Elizabeth Catlett, a beloved niece of the slave-trader turned evangelical preacher and hymn-writer John Newton, was admitted to Bethlem Hospital on 1 August 1801, spending about a year there before being discharged recovered. At the time of her residence, Newton was elderly, infirm and rather short-sighted, yet, according to his biographer Josiah Bull, 'it was [his] custom to walk every morning at a certain hour to the hospital [in the company of a friend], and to look up to the window of the poor patient's ward, and for each party to make an understood sign of recognition ... at the turn…Pointing to the window, he would say [to the friend next to him], ' Do you see a white handkerchief being waved to and fro ?' — he could not see himself — and being satisfied the good man returned home.'3

Bethlem Hospital was relocated, reformed and changed beyond recognition in the course of the century that followed the admission of Mary Turner and Elizabeth Catlett. By 1904, the London Argus could opine that its arrangements were ‘not so much those of an asylum or a hospital as of a first-class hotel’.4 Into this institution stepped a patient on transfer from the privately-run Bethnal House in May 1901, one Bertha Lawson, then wife of the Australian poet Henry Lawson. The pair had come to London with their two young children in the hope that they could make their living by Henry’s pen. (Incidentally, it would be unfair to consider Bertha solely under the rubric of her husband’s talent. She was an aspiring author in her own right. In London, however, her responsibilities were limited to childcare.) This hope was to be disappointed. Shortly after their arrival. Bertha’s health broke down – no thanks to her husband, according to his biographers – and she was hospitalised.
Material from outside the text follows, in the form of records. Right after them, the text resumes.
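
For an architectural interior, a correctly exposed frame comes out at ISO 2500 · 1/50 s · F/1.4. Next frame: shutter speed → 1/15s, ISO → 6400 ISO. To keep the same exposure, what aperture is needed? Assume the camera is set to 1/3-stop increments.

Shutter speed: 1/50 → 1/40 → 1/30 → 1/25 → 1/20 → 1/15 — 1 2/3 stops longer (brighter).
ISO: 2500 → 3200 → 4000 → 5000 → 6400 — 1 1/3 stops higher (brighter).
Net change so far: 3 stops brighter. Offset with the aperture: f/1.4 → f/1.6 → f/1.8 → f/2 → f/2.2 → f/2.5 → f/2.8 → f/3.2 → f/3.5 → f/4.

f/4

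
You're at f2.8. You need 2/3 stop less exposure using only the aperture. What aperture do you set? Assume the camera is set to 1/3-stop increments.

f/3.5

Aperture: f/2.8 → f/3.2 → f/3.5 — 2/3 stop smaller aperture (darker).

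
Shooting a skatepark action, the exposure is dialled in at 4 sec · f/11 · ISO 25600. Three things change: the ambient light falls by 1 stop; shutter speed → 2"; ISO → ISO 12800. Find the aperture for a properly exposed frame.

f/4

Scene light: 1 stop darker.
Shutter speed: 4 → 2 — 1 stop shorter (darker).
ISO: 25600 → 12800 — 1 stop dropped (darker).
Net so far: 3 stops darker. Aperture: f/11 → f/8 → f/5.6 → f/4.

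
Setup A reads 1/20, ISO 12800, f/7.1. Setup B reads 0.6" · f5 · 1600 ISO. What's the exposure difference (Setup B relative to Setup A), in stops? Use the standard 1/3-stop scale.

1 2/3 stops brighter

Aperture: f/7.1 → f/6.3 → f/5.6 → f/5 — 1 stop opened up (brighter).
Shutter speed: 1/20 → 1/15 → 1/13 → 1/10 → 1/8 → 1/6 → 1/5 → 1/4 → 0.3 → 0.4 → 0.5 → 0.6 — 3 2/3 stops longer (brighter).
ISO: 12800 → 10000 → 8000 → 6400 → 5000 → 4000 → 3200 → 2500 → 2000 → 1600 — 3 stops dropped (darker).
Net: +1 +3 2/3 −3 = +1 2/3 stops.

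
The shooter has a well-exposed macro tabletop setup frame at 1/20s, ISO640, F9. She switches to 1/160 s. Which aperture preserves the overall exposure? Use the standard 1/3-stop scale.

f/3.2

Shutter speed: 1/20 → 1/25 → 1/30 → 1/40 → 1/50 → 1/60 → 1/80 → 1/100 → 1/125 → 1/160 — 3 stops faster (darker).
Need 3 stops brighter from the aperture: f/9 → f/8 → f/7.1 → f/6.3 → f/5.6 → f/5 → f/4.5 → f/4 → f/3.5 → f/3.2.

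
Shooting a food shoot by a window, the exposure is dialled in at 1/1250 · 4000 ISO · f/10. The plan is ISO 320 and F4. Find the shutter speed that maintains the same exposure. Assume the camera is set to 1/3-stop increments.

ISO: 4000 → 3200 → 2500 → 2000 → 1600 → 1250 → 1000 → 800 → 640 → 500 → 400 → 320 — 3 2/3 stops dropped (darker).
Aperture: f/10 → f/9 → f/8 → f/7.1 → f/6.3 → f/5.6 → f/5 → f/4.5 → f/4 — 2 2/3 stops larger aperture (brighter).
Net change so far: 1 stop darker. Offset with the shutter speed: 1/1250 → 1/1000 → 1/800 → 1/640.

1/640s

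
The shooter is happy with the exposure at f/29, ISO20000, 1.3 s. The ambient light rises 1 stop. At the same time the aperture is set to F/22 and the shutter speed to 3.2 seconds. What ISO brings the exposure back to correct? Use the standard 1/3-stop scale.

Scene light: 1 stop brighter.
Aperture: f/29 → f/25 → f/22 — 2/3 stop larger aperture (brighter).
Shutter speed: 1.3 → 1.6 → 2 → 2.5 → 3.2 — 1 1/3 stops longer (brighter).
Net so far: 3 stops brighter. ISO: 20000 → 16000 → 12800 → 10000 → 8000 → 6400 → 5000 → 4000 → 3200 → 2500.

ISO 2500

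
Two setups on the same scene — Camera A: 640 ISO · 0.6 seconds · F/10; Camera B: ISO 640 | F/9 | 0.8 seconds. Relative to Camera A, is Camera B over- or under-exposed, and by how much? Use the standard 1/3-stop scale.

Aperture: f/10 → f/9 — 1/3 stop larger aperture (brighter).
Shutter speed: 0.6 → 0.8 — 1/3 stop longer (brighter).
ISO: unchanged.
Net: +1/3 +1/3 = +2/3 stops.

2/3 stop brighter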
Within three months of her transfer to Bethlem, she had recovered and left. However, Henry had been unable to establish a writing career in London in the interim, and the family returned to Sydney in 1902. Sadly, their return marked a decline in Henry’s fortunes from which he seems never to have recovered. A suicide attempt on the part of Henry, and an application for marital separation on the part of Bertha, followed in quick succession; and it was Henry, rather than Bertha, whose later years were spent in and out of Australian mental hospitals.5

That Hannah Chaplin (1865-1928), mother of the comic actor and film director Charlie Chaplin, was at one time a Bethlem Hospital patient is an established piece of wiki-orthodoxy, but one without any foundation in fact. Since the Hospital’s admission records, complete and comprehensive for the term of Hannah’s life, are held here at the Archives & Museum, we are in a position to be quite certain about this. In the 1890s, poverty forced Hannah and her sons Sydney and Charlie into temporary periods of residence at Renfrew Road Workhouse in Lambeth, an institution which had nothing to do with Bethlem Hospital other than being within sight of its distinctive dome. She later spent time at Cane Hill Hospital and Peckham House, but she was never admitted to Bethlem. How, then, to account for the persistence of rumours to the contrary? Is there, perhaps, something about the association of acknowledged celebrity with assumed notoriety which defies correction?